# free range rats



## Fuscus (Jun 26, 2010)

About two or three weeks ago, I had an "enclosure malfunction" and lost a pair of rats, a bi-color male and an albino female. Since then I have been seeing the female, even able to hand feed her but was unable to catch her. 
Anyhow I saw her again about an hour ago and had another futile attempt. While I was attempting to catch her I picked up an empty feed bag. It felt heavy so I looked inside and found the male.

So straight into an empty cage he went.

And about 10 minutes ago I caught her - yay. My rats are normally as calm as, but she was determined to sink her incisors into me. She learnt a few lessons during her walk on the wild side.

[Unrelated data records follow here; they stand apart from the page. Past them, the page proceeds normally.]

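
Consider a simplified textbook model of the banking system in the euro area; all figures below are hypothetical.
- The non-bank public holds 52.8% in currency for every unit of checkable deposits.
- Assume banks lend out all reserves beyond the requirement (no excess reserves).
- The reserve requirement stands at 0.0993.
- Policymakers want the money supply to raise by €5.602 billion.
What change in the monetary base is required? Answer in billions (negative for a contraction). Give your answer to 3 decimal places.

The money multiplier is m = (1 + c) / (rr + c) = (1 + 0.528) / (0.0993 + 0.528) ≈ 2.43584.
ΔMB = ΔM / m = (+5.602) / 2.43584 ≈ 2.2998 billion.

€2.300 billion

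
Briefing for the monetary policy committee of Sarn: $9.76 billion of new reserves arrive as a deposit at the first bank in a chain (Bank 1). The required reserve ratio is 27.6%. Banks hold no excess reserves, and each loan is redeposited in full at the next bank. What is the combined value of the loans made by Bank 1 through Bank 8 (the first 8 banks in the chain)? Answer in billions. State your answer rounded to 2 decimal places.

$23.67 billion

Bank i lends (1 − rr)^i of the original deposit: Bank 1 lends 9.76·0.7240 ≈ 7.0662, Bank 2 lends 9.76·0.7240² ≈ 5.1160, and so on.
Summing a geometric series: total = 9.76·[0.7240·(1 − 0.7240^8) / (1 − 0.7240)] ≈ 23.6695 billion.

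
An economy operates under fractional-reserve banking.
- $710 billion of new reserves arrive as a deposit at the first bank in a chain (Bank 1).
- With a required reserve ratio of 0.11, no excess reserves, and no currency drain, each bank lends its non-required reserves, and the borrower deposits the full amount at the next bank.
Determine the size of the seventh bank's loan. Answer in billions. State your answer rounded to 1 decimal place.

Each bank lends a fraction (1 − rr) = 0.8900 of the deposit it receives, so Bank 7 receives 710·0.8900^6 and lends 710·0.8900^7 ≈ 314.0425 billion.

$314.0 billion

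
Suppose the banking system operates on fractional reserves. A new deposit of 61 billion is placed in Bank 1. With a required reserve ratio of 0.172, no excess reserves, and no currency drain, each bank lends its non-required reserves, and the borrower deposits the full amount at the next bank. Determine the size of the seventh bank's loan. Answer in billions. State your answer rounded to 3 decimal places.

16.276 billion

Each bank lends a fraction (1 − rr) = 0.8280 of the deposit it receives, so Bank 7 receives 61·0.8280^6 and lends 61·0.8280^7 ≈ 16.2758 billion.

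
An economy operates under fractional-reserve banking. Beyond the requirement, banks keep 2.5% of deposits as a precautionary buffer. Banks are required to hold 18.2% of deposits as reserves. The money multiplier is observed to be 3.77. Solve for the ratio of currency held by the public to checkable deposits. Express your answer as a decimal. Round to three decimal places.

Using m = 3.77. From m = (1 + c)/(c + rr + e), rearranging gives 1 + c = m·(c + rr + e), so c·(1 − m) = m·(rr + e) − 1.
Hence c = [m·(rr + e) − 1]/(1 − m) = [3.77 × (0.182 + 0.025) − 1] / (1 − 3.77) ≈ 0.079282.

0.079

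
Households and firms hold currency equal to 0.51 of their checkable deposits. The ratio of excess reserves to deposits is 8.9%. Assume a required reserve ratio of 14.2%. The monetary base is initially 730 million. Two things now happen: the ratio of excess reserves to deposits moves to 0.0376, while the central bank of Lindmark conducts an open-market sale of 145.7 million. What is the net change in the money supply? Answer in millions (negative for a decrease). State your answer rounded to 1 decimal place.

Before: m₁ = (1 + 0.51) / (0.142 + 0.089 + 0.51) ≈ 2.03779, MB₁ = 730, so M₁ = 2.03779 × 730 = 1487.5867 million.
After: m₂ = (1 + 0.51) / (0.142 + 0.0376 + 0.51) ≈ 2.18968, MB₂ = 730 − 145.7 = 584.3, so M₂ = 2.18968 × 584.3 ≈ 1279.43 million.
ΔM = M₂ − M₁ = 1279.43 − 1487.5867 = -208.1567 million.

-208.2 million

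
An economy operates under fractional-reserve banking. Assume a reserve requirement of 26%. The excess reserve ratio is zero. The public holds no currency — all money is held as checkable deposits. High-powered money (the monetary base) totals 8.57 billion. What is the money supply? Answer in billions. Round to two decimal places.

32.96 billion

With no currency drain or excess reserves, the money multiplier is m = 1/rr = 1/0.26 ≈ 3.8462.
Money supply M = m × MB = 3.8462 × 8.57 ≈ 32.9619 billion.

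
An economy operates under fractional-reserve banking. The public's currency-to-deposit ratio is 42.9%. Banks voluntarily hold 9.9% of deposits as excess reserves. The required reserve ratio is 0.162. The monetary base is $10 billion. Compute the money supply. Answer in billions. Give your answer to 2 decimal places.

The money multiplier is m = (1 + c) / (rr + e + c) = (1 + 0.429) / (0.162 + 0.099 + 0.429) ≈ 2.0710.
So M = m × MB = 2.0710 × 10 = 20.71 billion.

$20.71 billion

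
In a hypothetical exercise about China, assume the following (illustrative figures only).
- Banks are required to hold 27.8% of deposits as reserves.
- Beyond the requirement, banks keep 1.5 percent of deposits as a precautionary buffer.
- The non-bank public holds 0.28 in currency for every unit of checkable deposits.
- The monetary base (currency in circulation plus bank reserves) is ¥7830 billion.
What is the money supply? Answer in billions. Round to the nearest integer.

¥17491 billion

The money multiplier is m = (1 + c) / (rr + e + c) = (1 + 0.28) / (0.278 + 0.015 + 0.28) ≈ 2.23386.
So M = m × MB = 2.23386 × 7830 = 17491.1238 billion.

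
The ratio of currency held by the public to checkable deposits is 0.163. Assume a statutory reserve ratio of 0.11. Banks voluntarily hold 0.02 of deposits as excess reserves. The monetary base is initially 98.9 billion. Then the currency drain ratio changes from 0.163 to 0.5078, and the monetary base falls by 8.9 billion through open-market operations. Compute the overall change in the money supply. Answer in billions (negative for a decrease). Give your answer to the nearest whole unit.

-180 billion

Before: m₁ = (1 + 0.163) / (0.11 + 0.02 + 0.163) ≈ 3.9693, MB₁ = 98.9, so M₁ = 3.9693 × 98.9 ≈ 392.5638 billion.
After: m₂ = (1 + 0.5078) / (0.11 + 0.02 + 0.5078) ≈ 2.3641, MB₂ = 98.9 − 8.9 = 90, so M₂ = 2.3641 × 90 = 212.769 billion.
ΔM = M₂ − M₁ = 212.769 − 392.5638 = -179.7948 billion.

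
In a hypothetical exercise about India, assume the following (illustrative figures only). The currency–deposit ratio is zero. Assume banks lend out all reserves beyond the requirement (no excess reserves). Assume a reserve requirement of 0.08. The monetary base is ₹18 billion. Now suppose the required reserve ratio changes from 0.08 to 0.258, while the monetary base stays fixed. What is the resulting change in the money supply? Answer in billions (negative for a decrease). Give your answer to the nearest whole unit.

Initially m₁ = 1 / (0.08) = 12.5, so M₁ = 12.5 × 18 = 225 billion.
After the change m₂ = 1 / (0.258) ≈ 3.8760, so M₂ = 3.8760 × 18 = 69.768 billion.
ΔM = M₂ − M₁ = 69.768 − 225 = -155.232 billion.

-155 billion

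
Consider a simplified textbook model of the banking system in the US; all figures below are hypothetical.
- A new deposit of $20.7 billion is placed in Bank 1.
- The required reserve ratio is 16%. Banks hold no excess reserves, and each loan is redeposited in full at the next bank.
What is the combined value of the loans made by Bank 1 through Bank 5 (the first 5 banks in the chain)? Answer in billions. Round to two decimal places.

Bank i lends (1 − rr)^i of the original deposit: Bank 1 lends 20.7·0.8400 = 17.3880, Bank 2 lends 20.7·0.8400² ≈ 14.6059, and so on.
Summing a geometric series: total = 20.7·[0.8400·(1 − 0.8400^5) / (1 − 0.8400)] ≈ 63.2258 billion.

$63.23 billion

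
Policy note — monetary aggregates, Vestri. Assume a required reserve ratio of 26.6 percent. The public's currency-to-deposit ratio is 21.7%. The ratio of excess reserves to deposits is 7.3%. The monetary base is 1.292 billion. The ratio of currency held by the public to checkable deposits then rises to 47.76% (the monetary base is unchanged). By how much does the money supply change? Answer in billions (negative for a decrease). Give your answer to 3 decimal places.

Initially m₁ = (1 + 0.217) / (0.266 + 0.073 + 0.217) ≈ 2.18885, so M₁ = 2.18885 × 1.292 ≈ 2.828 billion.
After the change m₂ = (1 + 0.4776) / (0.266 + 0.073 + 0.4776) ≈ 1.80945, so M₂ = 1.80945 × 1.292 ≈ 2.3378 billion.
ΔM = M₂ − M₁ = 2.3378 − 2.828 = -0.4902 billion.

-0.490 billion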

And as a final bonus she is really peggers - fit to pop. They we really lucky too, the coastal who guards the rat farm has disappeared for the winter.


----------



## grimbeny (Jun 26, 2010)

I have had a couple escape over the years. I had about 6 growing rats escape and couldn't get them all, they ended up breeding and it got to the point where i had to relocate all my rats and put bait out. I have also had experiences like yours where they will come up to you during regular maintenance to see whats going on.


----------



## Bez84 (Jun 26, 2010)

grimbeny said:


> I have had a couple escape over the years. I had about 6 growing rats escape and couldn't get them all, they ended up breeding and it got to the point where i had to relocate all my rats and put bait out. I have also had experiences like yours where they will come up to you during regular maintenance to see whats going on.


 
Nah bugger bait when it gets that bad all u need is an air rifle with a nightvision scope and a few drinks. lol


----------



## No-two (Jun 26, 2010)

Haha, good work. I've had a few escapees. I can sometimes catch them but I never keep them, I allways cull them, I have some living in the walls of the rodent shed behind the insulation, mongrels.


----------



## Hsut77 (Jun 26, 2010)

Good to hear it happens to a few people. I had a grey weaner escape on me one clean and as the door was open I assumed it had headed for the hills. You know what they say about assumptions..... I found him, well my Miniature Pincher found him 3 months later. He had built a little home under my freezer and been living the high life under 100kg of his frozen brethren. After a worm, mite treatment and a month of quarantine he joined the breeding team and is now the biggest fattest Rat we own. He is now know a Hobo.


----------



## Jungletrans (Jun 26, 2010)

There are strange things going on in the double garage where the rodents live in winter . l dropped a couple of weiners a few months ago , they ran off and that was that . For quite some time now l have been finding rat droppings on the top of the tanks [ glass fishtanks with mesh lids ] no problem , the escapies must still be around , wrong . l stuck my head in the other night and saw a big black wild rat scuttle away . Now the tricky bit , one of the females just had a litter , half of which are black ???? They are growing normally , easy to handle , same shape as the others just black .


----------